We first had the crazy idea that we would be able to use the built-in search behavior inherent to prolog to find the best 'way' to get to the food.  This was accomplished the way we had initially done the shortest path homework:  by explicitly defining what it means to have a good path to the food.  Then we tried to just give that definition two snakes, and have it fill in the path.  Prolog went into 'never return an answer mode'.  In hindsight, there were a few reasons why this happened:

• Prolog is examining a search space that grows exponentially with the size of the board.  Finding a solution could take forever.

• This is a very 'dumb' way of searching.  It did not take into account the movement of the snakes.  In other words, it's like the head detaches off the snake and goes looking for a path to the food.

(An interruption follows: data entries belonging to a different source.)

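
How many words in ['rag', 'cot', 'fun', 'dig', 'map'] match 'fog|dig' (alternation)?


Alternation 'fog|dig' matches either 'fog' or 'dig'.
Checking each word:
  'rag' -> no
  'cot' -> no
  'fun' -> no
  'dig' -> MATCH
  'map' -> no
Matches: ['dig']
Count: 1

1


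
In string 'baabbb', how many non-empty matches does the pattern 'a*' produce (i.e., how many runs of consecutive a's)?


Pattern 'a*' matches zero or more a's. We want non-empty runs of consecutive a's.
String: 'baabbb'
Walking through the string to find runs of a's:
  Run 1: positions 1-2 -> 'aa'
Non-empty runs found: ['aa']
Count: 1

1


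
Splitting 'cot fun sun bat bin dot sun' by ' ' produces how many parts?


Splitting by ' ' breaks the string at each occurrence of the separator.
Text: 'cot fun sun bat bin dot sun'
Parts after split:
  Part 1: 'cot'
  Part 2: 'fun'
  Part 3: 'sun'
  Part 4: 'bat'
  Part 5: 'bin'
  Part 6: 'dot'
  Part 7: 'sun'
Total parts: 7

7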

We then decided that a solution similar to that of the homework was needed, where we generate the shortest path for the snake.  We started with our homework solutions and went from there.  First, we adapted the shortest path tree to the nature of our agent, taking into account obstacles placed on the board and other syntactical differences of our 'world'.  We then decided on an algorithm to decide a move which involved taking intersection of the first move of the shortest path and the snake's available freemove list (places that don't put it on top of any snake body parts and avoids obstacles).  If the shortest path and the freemove list don't match, then we'd take any freemove available as the next move.  There was a big problem with this in that the shortest path didn't take into account the snake's body.  The snake tended to wrap itself up in its body if it was blocking the shortest path with its own body.  After we had thought that we were really close to being done, we had to redesign how the snake determined its next move.

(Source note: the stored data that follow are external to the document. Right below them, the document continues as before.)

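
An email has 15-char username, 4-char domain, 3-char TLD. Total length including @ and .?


An email address has format: username@domain.tld
Username length: 15
'@' character: 1
Domain length: 4
'.' character: 1
TLD length: 3
Total = 15 + 1 + 4 + 1 + 3 = 24

24


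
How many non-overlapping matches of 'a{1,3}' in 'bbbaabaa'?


Pattern 'a{1,3}' matches between 1 and 3 consecutive a's (greedy).
String: 'bbbaabaa'
Finding runs of a's and applying greedy matching:
  Run at pos 3: 'aa' (length 2)
  Run at pos 6: 'aa' (length 2)
Matches: ['aa', 'aa']
Count: 2

2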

What we concluded is that we needed to look into the future and determine how 'good' the next possible moves were.  Different end scenarios have different goodness factors: for example, the best move to make leads the snake to finding the food. The worst move leads the snake to trapping itself. If one snake made a move that trapped the other, this was considered less desirable than finding food but still a win condition.  The goodness algorithm assumed that each snake would always move towards the food when replying to another snake's action. This algorithm ended up working extremely well, and we were actually able to throw at it some pretty interesting setups.  To show the result in some form other than just the lists that prolog returns, we conjured up a few animated gifs to show the path of the snakes.  Those appear below:

Pictures of Output

In this first picture, red is wrapped up in such a way that the first algorithms that we tried resulted in the snake winding itself up and trapping itself. This is because using the orignal algorithm didn't look ahead, and so the snake didn't see a way out of its own winding body.  However, once we used the future lookahead method, the snake was able to see that its tail clears itself in time to get to the food.

In this second picure, two snakes are in an obstacle course of sorts, both trying to find a way to the food.